When the rewards of private training are intrinsic — greater self-confidence, for example — the bet may be more secure. Hockey dad Geoff Halsted said his daughter Maddie gained that from her work at Elev802. A current 14U player in St. Albans, she has been a Girls 4 Hockey regular and seized other training opportunities where she could find them. Elev802’s year-round offering filled a gap in seasons and gave her a way to “keep skating, keep improving,” he said.
An important dimension of Maddie’s Elev802 experience was working with Jess Koizumi, a former college and professional player with more than a decade of Division I coaching experience — including at UVM — and former UVM star forward Natálie Mlýnková. “We liked it from a role-model perspective — empowering the female athlete,” Halsted said. Mlýnková in particular “totally understood being a female mentor,” he noted.
According to Lenes, fostering those bonds between young players and local stars is foundational to learning and part of the Elev802 business model. “It’s pretty cool to see when a player comes for a lesson and it’s with a UVM kid or a St. Mike’s kid that they saw playing in a game,” he said. “That was really the emphasis of the business.”
It’s hard to overestimate the value of good mentorship. But private coaching is a premium product, and organized hockey in general is expensive: gear, travel, ice time, registration fees. If Elev802 is financially feasible for households already on the hook for youth hockey, that’s because it tends to supplement a regular training schedule rather than substitute for it.
Rick Villamil is a vice president and board member of the Essex Youth Hockey Association overseeing the “house” (non-travel) teams. He has taken some players to Elev802 on a semimonthly or monthly basis, he said, and values the “up close and personal” nature of coaching there and the possibilities that Elev802 represents.
“Having a place like that, that was focused for these athletes, really showed the kids, ‘Wow, this is the next step up,'” he said.
A seasoned hockey dad and youth coach, Villamil knows that full-team practices on full ice are essential to player and team development. But he also sees unique benefits in the Elev802 boutique approach. For instance, when he brings a team to Elev802, some of the roster can hit the ice while the others hit the gym. Plus, as Lenes added, targeted “small fixes” are harder to teach “the masses on the ice” in an echoey arena.

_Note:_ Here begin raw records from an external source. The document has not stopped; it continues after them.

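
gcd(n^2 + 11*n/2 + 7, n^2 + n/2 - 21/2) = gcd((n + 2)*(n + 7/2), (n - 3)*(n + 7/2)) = n + 7/2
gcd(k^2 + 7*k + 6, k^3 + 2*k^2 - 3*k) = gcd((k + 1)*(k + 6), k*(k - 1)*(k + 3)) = 1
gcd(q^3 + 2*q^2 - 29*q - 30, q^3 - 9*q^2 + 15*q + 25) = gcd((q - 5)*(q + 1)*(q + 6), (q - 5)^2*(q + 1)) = q^2 - 4*q - 5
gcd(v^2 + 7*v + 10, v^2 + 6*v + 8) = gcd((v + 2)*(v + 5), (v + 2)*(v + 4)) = v + 2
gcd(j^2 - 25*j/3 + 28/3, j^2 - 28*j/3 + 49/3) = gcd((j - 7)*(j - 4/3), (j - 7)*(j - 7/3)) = j - 7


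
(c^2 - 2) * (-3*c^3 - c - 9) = -3*c^5 + 5*c^3 - 9*c^2 + 2*c + 18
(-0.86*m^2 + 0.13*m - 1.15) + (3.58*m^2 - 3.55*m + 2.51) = 2.72*m^2 - 3.42*m + 1.36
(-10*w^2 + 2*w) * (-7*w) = 70*w^3 - 14*w^2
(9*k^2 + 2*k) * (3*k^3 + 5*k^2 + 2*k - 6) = 27*k^5 + 51*k^4 + 28*k^3 - 50*k^2 - 12*k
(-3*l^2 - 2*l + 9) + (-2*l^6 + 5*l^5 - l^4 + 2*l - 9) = -2*l^6 + 5*l^5 - l^4 - 3*l^2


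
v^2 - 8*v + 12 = (v - 6)*(v - 2)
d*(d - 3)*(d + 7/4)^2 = d^4 + d^3/2 - 119*d^2/16 - 147*d/16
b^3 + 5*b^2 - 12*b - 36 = (b - 3)*(b + 2)*(b + 6)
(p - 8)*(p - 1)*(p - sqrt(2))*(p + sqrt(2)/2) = p^4 - 9*p^3 - sqrt(2)*p^3/2 + 9*sqrt(2)*p^2/2 + 7*p^2 - 4*sqrt(2)*p + 9*p - 8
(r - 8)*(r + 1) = r^2 - 7*r - 8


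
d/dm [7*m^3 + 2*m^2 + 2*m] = 21*m^2 + 4*m + 2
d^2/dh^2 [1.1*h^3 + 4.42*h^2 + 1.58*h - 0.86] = 6.6*h + 8.84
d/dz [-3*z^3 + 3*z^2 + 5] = 3*z*(2 - 3*z)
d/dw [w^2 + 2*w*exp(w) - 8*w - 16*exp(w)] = 2*w*exp(w) + 2*w - 14*exp(w) - 8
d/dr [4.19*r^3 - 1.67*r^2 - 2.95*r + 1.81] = 12.57*r^2 - 3.34*r - 2.95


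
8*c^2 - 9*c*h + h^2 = (-8*c + h)*(-c + h)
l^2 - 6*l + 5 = (l - 5)*(l - 1)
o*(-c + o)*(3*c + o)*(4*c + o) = -12*c^3*o + 5*c^2*o^2 + 6*c*o^3 + o^4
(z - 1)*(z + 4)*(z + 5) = z^3 + 8*z^2 + 11*z - 20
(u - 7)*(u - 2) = u^2 - 9*u + 14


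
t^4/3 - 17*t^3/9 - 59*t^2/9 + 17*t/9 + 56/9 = (t/3 + 1/3)*(t - 8)*(t - 1)*(t + 7/3)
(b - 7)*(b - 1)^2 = b^3 - 9*b^2 + 15*b - 7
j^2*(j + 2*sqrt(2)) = j^3 + 2*sqrt(2)*j^2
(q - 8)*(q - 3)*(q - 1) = q^3 - 12*q^2 + 35*q - 24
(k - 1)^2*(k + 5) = k^3 + 3*k^2 - 9*k + 5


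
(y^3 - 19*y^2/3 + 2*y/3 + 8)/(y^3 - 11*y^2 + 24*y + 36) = (y - 4/3)/(y - 6)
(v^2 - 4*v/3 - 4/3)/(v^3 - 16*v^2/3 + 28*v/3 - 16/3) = (3*v + 2)/(3*v^2 - 10*v + 8)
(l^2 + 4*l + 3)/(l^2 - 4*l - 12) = (l^2 + 4*l + 3)/(l^2 - 4*l - 12)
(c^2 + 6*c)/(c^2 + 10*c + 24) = c/(c + 4)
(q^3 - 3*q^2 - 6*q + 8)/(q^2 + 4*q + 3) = (q^3 - 3*q^2 - 6*q + 8)/(q^2 + 4*q + 3)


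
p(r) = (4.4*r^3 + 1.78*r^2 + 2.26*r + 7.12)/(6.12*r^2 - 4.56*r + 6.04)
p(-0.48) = 0.62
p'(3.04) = 0.65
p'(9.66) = 0.71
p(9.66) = 7.81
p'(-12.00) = 0.72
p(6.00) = 5.20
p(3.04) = 3.16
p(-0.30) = 0.81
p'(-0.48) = 1.04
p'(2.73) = 0.64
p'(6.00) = 0.71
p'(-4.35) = 0.72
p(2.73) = 2.96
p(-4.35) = -2.34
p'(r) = (4.56 - 12.24*r)*(4.4*r^3 + 1.78*r^2 + 2.26*r + 7.12)/(6.12*r^2 - 4.56*r + 6.04)^2 + (13.2*r^2 + 3.56*r + 2.26)/(6.12*r^2 - 4.56*r + 6.04)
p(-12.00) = -7.82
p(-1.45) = -0.23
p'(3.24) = 0.66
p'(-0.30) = 1.14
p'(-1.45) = 0.77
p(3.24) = 3.29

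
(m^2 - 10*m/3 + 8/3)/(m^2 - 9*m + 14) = (m - 4/3)/(m - 7)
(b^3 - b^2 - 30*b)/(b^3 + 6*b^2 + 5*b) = (b - 6)/(b + 1)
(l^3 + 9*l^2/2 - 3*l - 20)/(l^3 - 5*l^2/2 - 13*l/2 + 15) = (l + 4)/(l - 3)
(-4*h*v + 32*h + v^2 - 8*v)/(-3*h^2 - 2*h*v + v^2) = (4*h*v - 32*h - v^2 + 8*v)/(3*h^2 + 2*h*v - v^2)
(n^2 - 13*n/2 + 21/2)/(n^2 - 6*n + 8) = (2*n^2 - 13*n + 21)/(2*(n^2 - 6*n + 8))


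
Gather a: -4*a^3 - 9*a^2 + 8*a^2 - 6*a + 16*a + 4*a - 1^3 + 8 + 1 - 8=-4*a^3 - a^2 + 14*a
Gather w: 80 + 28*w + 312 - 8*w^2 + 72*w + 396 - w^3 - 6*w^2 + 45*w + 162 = -w^3 - 14*w^2 + 145*w + 950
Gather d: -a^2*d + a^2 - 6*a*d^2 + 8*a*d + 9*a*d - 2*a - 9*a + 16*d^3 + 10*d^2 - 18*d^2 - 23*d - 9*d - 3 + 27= a^2 - 11*a + 16*d^3 + d^2*(-6*a - 8) + d*(-a^2 + 17*a - 32) + 24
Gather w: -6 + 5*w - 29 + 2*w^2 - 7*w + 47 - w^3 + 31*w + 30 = -w^3 + 2*w^2 + 29*w + 42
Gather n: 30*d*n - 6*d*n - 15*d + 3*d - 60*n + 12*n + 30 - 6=-12*d + n*(24*d - 48) + 24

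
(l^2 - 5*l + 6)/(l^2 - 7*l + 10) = (l - 3)/(l - 5)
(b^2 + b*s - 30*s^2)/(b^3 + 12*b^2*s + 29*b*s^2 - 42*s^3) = (-b + 5*s)/(-b^2 - 6*b*s + 7*s^2)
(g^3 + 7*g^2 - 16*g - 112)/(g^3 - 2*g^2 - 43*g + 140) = (g + 4)/(g - 5)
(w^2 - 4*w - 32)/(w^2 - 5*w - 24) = (w + 4)/(w + 3)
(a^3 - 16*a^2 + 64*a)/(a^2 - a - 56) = a*(a - 8)/(a + 7)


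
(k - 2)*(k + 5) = k^2 + 3*k - 10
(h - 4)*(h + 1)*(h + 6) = h^3 + 3*h^2 - 22*h - 24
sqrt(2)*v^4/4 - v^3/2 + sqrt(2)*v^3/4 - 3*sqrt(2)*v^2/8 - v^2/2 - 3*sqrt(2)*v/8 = v*(v/2 + 1/2)*(v - 3*sqrt(2)/2)*(sqrt(2)*v/2 + 1/2)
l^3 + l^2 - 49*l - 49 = (l - 7)*(l + 1)*(l + 7)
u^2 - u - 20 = (u - 5)*(u + 4)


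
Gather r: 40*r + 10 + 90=40*r + 100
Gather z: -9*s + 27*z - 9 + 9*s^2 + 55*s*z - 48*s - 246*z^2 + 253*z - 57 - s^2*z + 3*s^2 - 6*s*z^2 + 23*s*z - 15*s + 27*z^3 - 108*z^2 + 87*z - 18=12*s^2 - 72*s + 27*z^3 + z^2*(-6*s - 354) + z*(-s^2 + 78*s + 367) - 84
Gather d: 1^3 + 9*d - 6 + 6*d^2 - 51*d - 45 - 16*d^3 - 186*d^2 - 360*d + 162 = -16*d^3 - 180*d^2 - 402*d + 112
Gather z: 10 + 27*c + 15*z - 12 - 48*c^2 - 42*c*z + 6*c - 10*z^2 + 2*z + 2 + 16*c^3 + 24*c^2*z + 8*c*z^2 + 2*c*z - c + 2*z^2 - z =16*c^3 - 48*c^2 + 32*c + z^2*(8*c - 8) + z*(24*c^2 - 40*c + 16)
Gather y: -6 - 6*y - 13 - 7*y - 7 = -13*y - 26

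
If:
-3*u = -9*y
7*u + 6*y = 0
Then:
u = 0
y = 0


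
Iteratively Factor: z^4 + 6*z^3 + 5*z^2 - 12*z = (z - 1)*(z^3 + 7*z^2 + 12*z) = (z - 1)*(z + 3)*(z^2 + 4*z) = z*(z - 1)*(z + 3)*(z + 4)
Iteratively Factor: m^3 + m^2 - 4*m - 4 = (m + 2)*(m^2 - m - 2) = (m + 1)*(m + 2)*(m - 2)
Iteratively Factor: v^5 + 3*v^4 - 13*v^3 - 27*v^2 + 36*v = (v - 1)*(v^4 + 4*v^3 - 9*v^2 - 36*v) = (v - 3)*(v - 1)*(v^3 + 7*v^2 + 12*v) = v*(v - 3)*(v - 1)*(v^2 + 7*v + 12) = v*(v - 3)*(v - 1)*(v + 4)*(v + 3)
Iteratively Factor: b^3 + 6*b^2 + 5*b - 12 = (b - 1)*(b^2 + 7*b + 12) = (b - 1)*(b + 3)*(b + 4)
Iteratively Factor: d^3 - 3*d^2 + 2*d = (d - 1)*(d^2 - 2*d) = d*(d - 1)*(d - 2)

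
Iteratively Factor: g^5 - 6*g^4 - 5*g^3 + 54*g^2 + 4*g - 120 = (g + 2)*(g^4 - 8*g^3 + 11*g^2 + 32*g - 60) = (g - 3)*(g + 2)*(g^3 - 5*g^2 - 4*g + 20) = (g - 3)*(g + 2)^2*(g^2 - 7*g + 10) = (g - 3)*(g - 2)*(g + 2)^2*(g - 5)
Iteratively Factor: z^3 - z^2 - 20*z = (z)*(z^2 - z - 20) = z*(z - 5)*(z + 4)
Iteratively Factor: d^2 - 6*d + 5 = (d - 1)*(d - 5)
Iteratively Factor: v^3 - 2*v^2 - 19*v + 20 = (v - 1)*(v^2 - v - 20) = (v - 1)*(v + 4)*(v - 5)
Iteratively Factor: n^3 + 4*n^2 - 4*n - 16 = (n - 2)*(n^2 + 6*n + 8) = (n - 2)*(n + 4)*(n + 2)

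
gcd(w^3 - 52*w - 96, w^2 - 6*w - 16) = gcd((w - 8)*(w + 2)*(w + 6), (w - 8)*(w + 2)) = w^2 - 6*w - 16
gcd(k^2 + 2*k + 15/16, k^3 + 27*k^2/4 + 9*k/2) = k + 3/4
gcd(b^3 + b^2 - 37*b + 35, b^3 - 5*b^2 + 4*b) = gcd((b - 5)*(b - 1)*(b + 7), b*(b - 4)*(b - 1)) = b - 1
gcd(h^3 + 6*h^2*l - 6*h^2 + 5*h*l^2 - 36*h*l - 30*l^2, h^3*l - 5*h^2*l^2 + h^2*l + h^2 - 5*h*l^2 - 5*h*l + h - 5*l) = 1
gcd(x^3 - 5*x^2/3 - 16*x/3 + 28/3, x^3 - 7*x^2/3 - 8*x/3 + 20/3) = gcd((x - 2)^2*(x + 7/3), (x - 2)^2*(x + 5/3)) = x^2 - 4*x + 4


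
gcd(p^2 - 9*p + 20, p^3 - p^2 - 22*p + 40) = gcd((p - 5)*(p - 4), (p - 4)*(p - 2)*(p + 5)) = p - 4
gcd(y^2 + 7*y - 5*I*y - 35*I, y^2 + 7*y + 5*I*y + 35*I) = y + 7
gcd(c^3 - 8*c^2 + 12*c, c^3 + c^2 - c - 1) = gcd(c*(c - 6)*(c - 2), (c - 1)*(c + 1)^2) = 1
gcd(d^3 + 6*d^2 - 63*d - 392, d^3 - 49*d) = d + 7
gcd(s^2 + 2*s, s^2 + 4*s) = s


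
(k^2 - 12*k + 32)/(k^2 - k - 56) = (k - 4)/(k + 7)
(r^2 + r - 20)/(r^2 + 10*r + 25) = (r - 4)/(r + 5)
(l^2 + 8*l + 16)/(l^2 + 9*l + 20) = (l + 4)/(l + 5)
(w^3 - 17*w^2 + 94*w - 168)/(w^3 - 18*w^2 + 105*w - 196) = (w - 6)/(w - 7)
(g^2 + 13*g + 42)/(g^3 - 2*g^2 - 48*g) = (g + 7)/(g*(g - 8))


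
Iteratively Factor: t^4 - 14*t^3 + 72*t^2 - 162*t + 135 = (t - 3)*(t^3 - 11*t^2 + 39*t - 45) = (t - 3)^2*(t^2 - 8*t + 15) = (t - 3)^3*(t - 5)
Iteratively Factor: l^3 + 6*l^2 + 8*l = (l + 2)*(l^2 + 4*l) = (l + 2)*(l + 4)*(l)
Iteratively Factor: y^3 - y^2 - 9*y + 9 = (y - 1)*(y^2 - 9) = (y - 1)*(y + 3)*(y - 3)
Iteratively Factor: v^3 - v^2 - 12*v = (v - 4)*(v^2 + 3*v) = v*(v - 4)*(v + 3)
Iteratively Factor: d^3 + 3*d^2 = (d + 3)*(d^2) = d*(d + 3)*(d)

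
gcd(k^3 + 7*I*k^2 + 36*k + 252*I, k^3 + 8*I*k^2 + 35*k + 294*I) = k^2 + I*k + 42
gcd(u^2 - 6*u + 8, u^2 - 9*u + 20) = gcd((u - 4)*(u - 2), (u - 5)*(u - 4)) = u - 4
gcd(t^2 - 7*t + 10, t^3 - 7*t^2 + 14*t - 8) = t - 2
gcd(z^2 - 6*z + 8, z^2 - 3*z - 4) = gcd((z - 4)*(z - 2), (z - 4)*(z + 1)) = z - 4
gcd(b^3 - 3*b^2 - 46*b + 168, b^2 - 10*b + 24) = b^2 - 10*b + 24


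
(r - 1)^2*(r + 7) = r^3 + 5*r^2 - 13*r + 7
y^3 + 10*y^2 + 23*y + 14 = (y + 1)*(y + 2)*(y + 7)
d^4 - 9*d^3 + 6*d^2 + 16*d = d*(d - 8)*(d - 2)*(d + 1)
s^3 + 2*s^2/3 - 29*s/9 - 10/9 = (s - 5/3)*(s + 1/3)*(s + 2)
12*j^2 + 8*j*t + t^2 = (2*j + t)*(6*j + t)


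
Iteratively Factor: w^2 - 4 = (w - 2)*(w + 2)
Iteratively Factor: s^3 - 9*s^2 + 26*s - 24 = (s - 4)*(s^2 - 5*s + 6) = (s - 4)*(s - 3)*(s - 2)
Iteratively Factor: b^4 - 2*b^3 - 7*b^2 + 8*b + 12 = (b - 2)*(b^3 - 7*b - 6) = (b - 3)*(b - 2)*(b^2 + 3*b + 2) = (b - 3)*(b - 2)*(b + 1)*(b + 2)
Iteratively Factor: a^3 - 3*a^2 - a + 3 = (a - 3)*(a^2 - 1) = (a - 3)*(a - 1)*(a + 1)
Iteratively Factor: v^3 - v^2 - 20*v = (v + 4)*(v^2 - 5*v) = v*(v + 4)*(v - 5)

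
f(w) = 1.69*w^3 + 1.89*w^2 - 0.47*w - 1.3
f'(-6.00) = 159.37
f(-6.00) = -295.48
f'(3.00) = 56.50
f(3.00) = 59.93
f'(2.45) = 39.22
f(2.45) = 33.75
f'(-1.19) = 2.21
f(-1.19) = -0.91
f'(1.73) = 21.24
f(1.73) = 12.29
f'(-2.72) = 26.76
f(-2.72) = -20.05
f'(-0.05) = -0.65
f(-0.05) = -1.27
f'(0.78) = 5.56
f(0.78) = 0.29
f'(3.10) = 59.97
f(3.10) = 65.75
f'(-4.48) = 84.35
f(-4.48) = -113.22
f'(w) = 5.07*w^2 + 3.78*w - 0.47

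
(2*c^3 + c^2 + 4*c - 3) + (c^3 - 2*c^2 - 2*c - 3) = 3*c^3 - c^2 + 2*c - 6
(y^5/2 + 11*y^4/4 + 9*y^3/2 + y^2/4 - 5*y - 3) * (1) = y^5/2 + 11*y^4/4 + 9*y^3/2 + y^2/4 - 5*y - 3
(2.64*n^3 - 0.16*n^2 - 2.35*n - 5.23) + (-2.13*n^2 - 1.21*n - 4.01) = 2.64*n^3 - 2.29*n^2 - 3.56*n - 9.24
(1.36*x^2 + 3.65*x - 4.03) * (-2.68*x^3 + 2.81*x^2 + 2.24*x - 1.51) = -3.6448*x^5 - 5.9604*x^4 + 24.1033*x^3 - 5.2019*x^2 - 14.5387*x + 6.0853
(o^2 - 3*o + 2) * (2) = 2*o^2 - 6*o + 4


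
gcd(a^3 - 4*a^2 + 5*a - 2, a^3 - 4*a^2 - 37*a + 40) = a - 1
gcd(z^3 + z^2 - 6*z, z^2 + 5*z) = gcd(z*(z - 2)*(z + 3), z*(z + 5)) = z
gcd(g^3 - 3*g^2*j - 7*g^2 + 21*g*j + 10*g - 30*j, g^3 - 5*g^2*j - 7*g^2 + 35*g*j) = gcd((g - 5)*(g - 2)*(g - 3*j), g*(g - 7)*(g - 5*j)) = 1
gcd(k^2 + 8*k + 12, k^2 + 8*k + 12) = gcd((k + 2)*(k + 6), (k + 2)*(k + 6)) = k^2 + 8*k + 12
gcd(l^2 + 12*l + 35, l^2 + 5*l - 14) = l + 7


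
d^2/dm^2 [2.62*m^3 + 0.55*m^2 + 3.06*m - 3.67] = 15.72*m + 1.1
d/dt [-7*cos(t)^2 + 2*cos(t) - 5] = 2*(7*cos(t) - 1)*sin(t)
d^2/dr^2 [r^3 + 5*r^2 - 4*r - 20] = 6*r + 10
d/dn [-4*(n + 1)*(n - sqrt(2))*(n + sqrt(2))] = -12*n^2 - 8*n + 8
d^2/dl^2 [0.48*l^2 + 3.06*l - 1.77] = 0.960000000000000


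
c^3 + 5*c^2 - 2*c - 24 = (c - 2)*(c + 3)*(c + 4)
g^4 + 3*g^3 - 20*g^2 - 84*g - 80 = (g - 5)*(g + 2)^2*(g + 4)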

While the cost of Elev802 training adds to registration fees, another benefit Villamil sees is its convenient location. It’s not uncommon for Essex Youth Hockey community members to have to drive out of town in the evening for ice time — to Waterbury, say, or Leddy Park. Elev802 offers an occasional alternative: “All of the benefits definitely outweigh the cons,” he said.
The new Elev802 facility in South Burlington will open another avenue for skating as well as “dry land” workouts at VASTA Performance Training and Physical Therapy, which will share the space. The cotenant choice was part of what Lenes, ever the trickster, calls creating “a fun zone.”
Like executing a good slap shot, business success requires a few skillful moves. Lenes’ knowledge of the hockey world — actual and virtual — has given him a good windup, as attested by Elev802’s ongoing expansion. Maybe even more bankable than thousands of social media likes for Swaggy P is the trust he’s building in the local hockey community.
Villamil conjured an image of Lenes that evokes the wisdom gained from experience: “He’s … like a guru on a mountain with a hockey stick.”
The original print version of this article was headlined “Stick Seasons | Peter Lenes’ hockey training company, Elev802, lines up a second indoor rink in Chittenden County”
This article appears in The Winter Preview Issue 2024.